Nem sequer estou a falar desses paraísos muito progressistas e muito eugenistas e muito perfeitinhos e muito loiro-e-azul, como Islândia e Dinamarca, que impuseram a erradicação total das pessoas com trissomia 21, essas criaturas que colocam em causa a fibra do sangue da nação. Estou mesmo a falar de Portugal, país onde uma larga percentagem dos médicos e enfermeiros trata como loucos os pais que não querem fazer a análise que despista a trissomia 21.

A meu ver, é isto que falta na grande peça de Carolina Reis no Expresso de sábado.

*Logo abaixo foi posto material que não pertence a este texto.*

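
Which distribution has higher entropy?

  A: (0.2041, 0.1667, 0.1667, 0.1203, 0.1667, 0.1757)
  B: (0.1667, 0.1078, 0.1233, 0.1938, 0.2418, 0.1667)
A

Both distributions are close to uniform, making this a harder comparison.

H(A) = 2.5687 bits
H(B) = 2.5344 bits

The distribution closer to uniform has higher entropy.
Answer: A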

É que o aborto não é meramente sugerido pelas autoridades médicas, não surge como uma opção neutral dentro de um pacote de informação neutral; é imposto de facto, é imposto pela própria atitude do médico e do enfermeiro que encaram como “óbvio” o aborto daquele bebé; quando alguns pais (cerca de 18%, segunda a peça) desafiam este “óbvio”, que é um “óbvio” que aparece com os galões da ciência médica, são olhados de lado.

É a suprema hipocrisia: uma sociedade viciada na “diferença“ mata à nascença os bebés que são mesmo diferentes

Tal como na Islândia ou Dinamarca, não existe em Portugal uma lei a impor a eugenia, mas a eugenia é uma prática diária dos hospitais e, mais importante, na sociedade alargada que aceita esta inclemência genética. É a suprema hipocrisia: uma sociedade viciada na “diferença” mata à nascença os bebés que são mesmo diferentes. Os médicos e enfermeiros que impõem de facto o aborto dos bebés com trissomia 21 fazem parte de uma sociedade que acha que pode matar à nascença algumas “diferenças”.